Source | www.forbes.com | Maureen Metcalf
Leadership in dynamic times requires different skills than required in the past. One critical area of leadership focus is cooperation and collaboration.
For many leaders, competition has been the primary driver. The best leaders win, and they win regularly. That means they beat others.
Collaboration, however, hasn’t been rewarded in the same light. Instead, we hear phrases like “crushing your competition.” To those leaders, competition probably sounds like something “losers” want, not what leaders do.
I’d like to make the case that as the world becomes more complex, the best leaders will balance winning with collaboration.
Innately collaborative leaders welcome collaboration in a quest for novel solutions that serve the highest outcome for all involved.

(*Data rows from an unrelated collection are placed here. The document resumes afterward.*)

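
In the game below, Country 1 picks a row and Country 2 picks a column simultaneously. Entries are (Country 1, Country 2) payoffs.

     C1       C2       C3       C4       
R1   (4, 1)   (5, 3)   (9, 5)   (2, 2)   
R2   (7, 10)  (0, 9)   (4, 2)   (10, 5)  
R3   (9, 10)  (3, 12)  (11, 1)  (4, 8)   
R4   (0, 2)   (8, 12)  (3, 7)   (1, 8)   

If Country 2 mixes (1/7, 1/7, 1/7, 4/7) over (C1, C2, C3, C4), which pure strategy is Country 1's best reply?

Country 1's best reply maximizes expected payoff against the mix.
R1: (1/7)·4 + (1/7)·5 + (1/7)·9 + (4/7)·2 = 26/7
R2: (1/7)·7 + (1/7)·0 + (1/7)·4 + (4/7)·10 = 51/7
R3: (1/7)·9 + (1/7)·3 + (1/7)·11 + (4/7)·4 = 39/7
R4: (1/7)·0 + (1/7)·8 + (1/7)·3 + (4/7)·1 = 15/7
Highest expected payoff is 51/7, from R2.

R2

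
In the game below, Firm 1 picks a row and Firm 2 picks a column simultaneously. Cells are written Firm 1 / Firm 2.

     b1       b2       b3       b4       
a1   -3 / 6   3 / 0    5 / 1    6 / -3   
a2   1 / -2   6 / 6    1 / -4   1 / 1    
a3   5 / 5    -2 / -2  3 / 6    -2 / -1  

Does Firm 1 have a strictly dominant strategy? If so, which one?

Check whether one of Firm 1's strategies beats all alternatives regardless of what the opponent does.
a1 is not dominant: against b1, a2 gives 1 > -3.
a2 is not dominant: against b1, a3 gives 5 > 1.
a3 is not dominant: against b2, a1 gives 3 > -2.
No single strategy is best against every opponent action.

No strictly dominant strategy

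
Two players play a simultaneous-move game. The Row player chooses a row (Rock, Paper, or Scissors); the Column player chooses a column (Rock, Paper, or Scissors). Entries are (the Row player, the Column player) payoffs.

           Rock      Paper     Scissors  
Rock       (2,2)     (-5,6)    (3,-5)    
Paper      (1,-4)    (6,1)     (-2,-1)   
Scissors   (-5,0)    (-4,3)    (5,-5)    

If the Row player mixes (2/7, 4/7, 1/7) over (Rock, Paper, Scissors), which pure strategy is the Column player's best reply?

Paper

Compute the Column player's expected payoff from each pure strategy against the given mix.
Rock: (2/7)·2 + (4/7)·(-4) + (1/7)·0 = -12/7
Paper: (2/7)·6 + (4/7)·1 + (1/7)·3 = 19/7
Scissors: (2/7)·(-5) + (4/7)·(-1) + (1/7)·(-5) = -19/7
Highest expected payoff is 19/7, from Paper.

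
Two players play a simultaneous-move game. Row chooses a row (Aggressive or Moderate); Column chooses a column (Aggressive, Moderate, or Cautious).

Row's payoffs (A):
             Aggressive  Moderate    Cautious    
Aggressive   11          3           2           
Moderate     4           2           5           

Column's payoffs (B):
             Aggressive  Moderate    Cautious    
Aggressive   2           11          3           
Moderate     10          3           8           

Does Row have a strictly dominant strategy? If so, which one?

Check whether one of Row's strategies beats all alternatives regardless of what the opponent does.
Aggressive is not dominant: against Cautious, Moderate gives 5 > 2.
Moderate is not dominant: against Aggressive, Aggressive gives 11 > 4.
No single strategy is best against every opponent action.

None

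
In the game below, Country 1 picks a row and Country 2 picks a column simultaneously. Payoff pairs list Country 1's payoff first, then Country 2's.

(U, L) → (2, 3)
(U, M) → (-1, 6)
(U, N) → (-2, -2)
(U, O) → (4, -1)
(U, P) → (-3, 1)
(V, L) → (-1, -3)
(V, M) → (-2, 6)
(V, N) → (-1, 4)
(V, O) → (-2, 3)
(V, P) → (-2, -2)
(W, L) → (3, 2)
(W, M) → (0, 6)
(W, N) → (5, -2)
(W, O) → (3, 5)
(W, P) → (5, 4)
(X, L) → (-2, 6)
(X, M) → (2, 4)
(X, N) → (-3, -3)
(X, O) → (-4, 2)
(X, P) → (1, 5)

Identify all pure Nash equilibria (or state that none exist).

Check mutual best responses: a cell is a NE iff neither player can gain by unilaterally deviating.
Country 1's best responses — vs L: W (payoff 3); vs M: X (payoff 2); vs N: W (payoff 5); vs O: U (payoff 4); vs P: W (payoff 5).
Country 2's best responses — vs U: M (payoff 6); vs V: M (payoff 6); vs W: M (payoff 6); vs X: L (payoff 6).
No cell has both players best-responding. For instance, Country 1's best reply to O is U, but against U Country 2 prefers M over O.

None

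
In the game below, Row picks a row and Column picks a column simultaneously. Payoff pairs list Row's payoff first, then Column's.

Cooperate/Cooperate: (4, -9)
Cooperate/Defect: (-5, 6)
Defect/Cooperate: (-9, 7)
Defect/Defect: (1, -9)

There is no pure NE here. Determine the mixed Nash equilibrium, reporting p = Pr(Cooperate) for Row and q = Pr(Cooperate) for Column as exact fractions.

In a mixed NE each player is indifferent between their pure strategies, so the opponent's mix sets the indifference.
Column indifferent between Cooperate and Defect: p·(-9) + (1−p)·7 = p·6 + (1−p)·(-9) ⟹ 7 + (-16)p = (-9) + 15p ⟹ p = 16/31.
Row indifferent between Cooperate and Defect: q·4 + (1−q)·(-5) = q·(-9) + (1−q)·1 ⟹ (-5) + 9q = 1 + (-10)q ⟹ q = 6/19.

p = 16/31, q = 6/19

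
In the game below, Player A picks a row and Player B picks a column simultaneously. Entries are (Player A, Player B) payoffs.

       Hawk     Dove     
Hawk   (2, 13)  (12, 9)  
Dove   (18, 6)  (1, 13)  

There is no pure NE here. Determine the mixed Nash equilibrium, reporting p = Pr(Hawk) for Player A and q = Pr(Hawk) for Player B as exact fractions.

p = 7/11, q = 11/27

In a mixed NE each player is indifferent between their pure strategies, so the opponent's mix sets the indifference.
Player B indifferent between Hawk and Dove: p·13 + (1−p)·6 = p·9 + (1−p)·13 ⟹ 6 + 7p = 13 + (-4)p ⟹ p = 7/11.
Player A indifferent between Hawk and Dove: q·2 + (1−q)·12 = q·18 + (1−q)·1 ⟹ 12 + (-10)q = 1 + 17q ⟹ q = 11/27.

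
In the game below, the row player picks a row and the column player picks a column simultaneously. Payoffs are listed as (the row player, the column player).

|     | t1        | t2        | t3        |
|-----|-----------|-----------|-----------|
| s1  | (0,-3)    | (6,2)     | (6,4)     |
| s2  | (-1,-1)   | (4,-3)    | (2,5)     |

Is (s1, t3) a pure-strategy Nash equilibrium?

Yes

Holding the column player at t3: the row player gets 6 from s1, versus 2 from s2. No profitable deviation for the row player.
Holding the row player at s1: the column player gets 4 from t3, versus -3 from t1, 2 from t2. No profitable deviation for the column player either.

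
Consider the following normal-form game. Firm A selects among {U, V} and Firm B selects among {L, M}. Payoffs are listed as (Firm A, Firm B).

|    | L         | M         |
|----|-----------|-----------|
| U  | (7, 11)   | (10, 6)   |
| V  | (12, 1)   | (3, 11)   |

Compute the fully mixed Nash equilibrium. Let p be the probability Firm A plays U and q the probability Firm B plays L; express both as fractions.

p = 2/3, q = 7/12

In a mixed NE each player is indifferent between their pure strategies, so the opponent's mix sets the indifference.
Firm B indifferent between L and M: p·11 + (1−p)·1 = p·6 + (1−p)·11 ⟹ 1 + 10p = 11 + (-5)p ⟹ p = 2/3.
Firm A indifferent between U and V: q·7 + (1−q)·10 = q·12 + (1−q)·3 ⟹ 10 + (-3)q = 3 + 9q ⟹ q = 7/12.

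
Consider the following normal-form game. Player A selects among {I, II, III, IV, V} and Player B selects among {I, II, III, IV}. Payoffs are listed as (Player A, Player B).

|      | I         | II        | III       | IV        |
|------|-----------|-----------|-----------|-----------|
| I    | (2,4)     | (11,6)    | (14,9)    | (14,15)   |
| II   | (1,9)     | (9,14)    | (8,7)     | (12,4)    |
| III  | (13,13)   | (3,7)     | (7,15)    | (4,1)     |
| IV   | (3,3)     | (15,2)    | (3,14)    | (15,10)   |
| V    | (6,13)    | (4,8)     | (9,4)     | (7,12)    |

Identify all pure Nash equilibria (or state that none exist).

A profile is a Nash equilibrium when each player is best-responding to the other.
Player A's best responses — vs I: III (payoff 13); vs II: IV (payoff 15); vs III: I (payoff 14); vs IV: IV (payoff 15).
Player B's best responses — vs I: IV (payoff 15); vs II: II (payoff 14); vs III: III (payoff 15); vs IV: III (payoff 14); vs V: I (payoff 13).
No cell has both players best-responding. For instance, Player A's best reply to II is IV, but against IV Player B prefers III over II.

No pure-strategy Nash equilibrium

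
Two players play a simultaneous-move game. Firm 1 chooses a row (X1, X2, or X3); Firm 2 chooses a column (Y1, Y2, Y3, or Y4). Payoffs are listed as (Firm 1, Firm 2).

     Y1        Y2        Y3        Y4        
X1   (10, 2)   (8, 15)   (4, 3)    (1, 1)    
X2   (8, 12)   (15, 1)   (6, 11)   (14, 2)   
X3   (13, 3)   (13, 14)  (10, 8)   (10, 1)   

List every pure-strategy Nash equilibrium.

Check mutual best responses: a cell is a NE iff neither player can gain by unilaterally deviating.
Firm 1's best responses — vs Y1: X3 (payoff 13); vs Y2: X2 (payoff 15); vs Y3: X3 (payoff 10); vs Y4: X2 (payoff 14).
Firm 2's best responses — vs X1: Y2 (payoff 15); vs X2: Y1 (payoff 12); vs X3: Y2 (payoff 14).
No cell has both players best-responding. For instance, Firm 1's best reply to Y2 is X2, but against X2 Firm 2 prefers Y1 over Y2.

None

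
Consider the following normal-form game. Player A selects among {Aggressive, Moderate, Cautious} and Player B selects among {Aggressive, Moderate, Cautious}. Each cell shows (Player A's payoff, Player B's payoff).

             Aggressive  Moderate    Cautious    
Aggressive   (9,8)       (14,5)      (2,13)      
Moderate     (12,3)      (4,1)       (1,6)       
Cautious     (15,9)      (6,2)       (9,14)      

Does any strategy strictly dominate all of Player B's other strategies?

A strategy is strictly dominant if it gives Player B a strictly higher payoff than every other strategy, against every choice by the opponent.
Cautious strictly dominates: vs Aggressive: 13 > each of {8, 5}; vs Moderate: 6 > each of {3, 1}; vs Cautious: 14 > each of {9, 2}.

Cautious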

One of the hallmarks of effective collaboration is it happens with leaders at all levels across for-profit, nonprofit, government and civic organizations.
I’d like to use Columbus, Ohio, as a case study to illustrate how leaders across sectors can work together to accomplish city and regional goals. Based on my personal experience with local leaders, it is the combination of the following structures, cultures and behaviors that creates long-term outcomes.
1. Seek input from multiple perspectives, and value diverse points of view.
Leaders must be willing to consider perspectives other than their own, and they must have a process to synthesize these perspectives to create a more robust and inclusive solution. A leader should be able to build on different viewpoints and create an environment that promotes trust and reciprocity. All involved must feel heard and respected, even when their approach is not the ultimate choice.